Usually the kernel and kernel modules are I<not> included in the
supermin appliance.  When the appliance is instantiated, the kernel
modules from the host kernel are copied in, and it is booted using the
host kernel.

febootstrap-supermin-helper is able to choose the best host kernel
available to boot the appliance.  Users can override this by setting
environment variables (see L<febootstrap-supermin-helper(8)>).

=head2 BOOTING AND CACHING THE SUPERMIN APPLIANCE

For fastest boot times you should cache the output of
febootstrap-supermin-helper.  See the libguestfs source file
C<src/appliance.c> for an example of how this is done.

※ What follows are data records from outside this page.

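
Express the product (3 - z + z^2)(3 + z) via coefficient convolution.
Ascending coefficients: a = [3, -1, 1], b = [3, 1]. c[0] = 3×3 = 9; c[1] = 3×1 + -1×3 = 0; c[2] = -1×1 + 1×3 = 2; c[3] = 1×1 = 1. Result coefficients: [9, 0, 2, 1] → 9 + 2z^2 + z^3

9 + 2z^2 + z^3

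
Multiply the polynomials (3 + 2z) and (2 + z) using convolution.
Ascending coefficients: a = [3, 2], b = [2, 1]. c[0] = 3×2 = 6; c[1] = 3×1 + 2×2 = 7; c[2] = 2×1 = 2. Result coefficients: [6, 7, 2] → 6 + 7z + 2z^2

6 + 7z + 2z^2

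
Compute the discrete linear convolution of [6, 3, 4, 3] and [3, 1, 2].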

=head2 ENFORCING AVAILABILITY OF HOSTFILES

febootstrap-supermin-helper builds the appliance by copying in host
files as listed in C<hostfiles>.  For this to work those host files
must be available.  We usually enforce this by adding requirements
(eg. RPM C<Requires:> lines) on the package that uses the supermin
appliance, so that package cannot be installed without pulling in the
dependent packages and thus making sure the host files are available.

=head1 SEE ALSO

L<febootstrap-supermin-helper(8)>,
L<http://people.redhat.com/~rjones/febootstrap/>,
L<guestfs(3)>,
L<http://libguestfs.org/>.

=head1 AUTHORS

=over 4

=item *

Richard W.M. Jones L<http://people.redhat.com/~rjones/>

=item *

Matthew Booth L<mbooth@redhat.com>

=back

=head1 COPYRIGHT

Copyright (C) 2009-2011 Red Hat Inc.

This program is free software; you can redistribute it and/or modify
it under the terms of the GNU General Public License as published by
the Free Software Foundation; either version 2 of the License, or
(at your option) any later version.

This program is distributed in the hope that it will be useful,
but WITHOUT ANY WARRANTY; without even the implied warranty of
MERCHANTABILITY or FITNESS FOR A PARTICULAR PURPOSE.  See the
GNU General Public License for more details.

You should have received a copy of the GNU General Public License
along with this program; if not, write to the Free Software
Foundation, Inc., 675 Mass Ave, Cambridge, MA 02139, USA.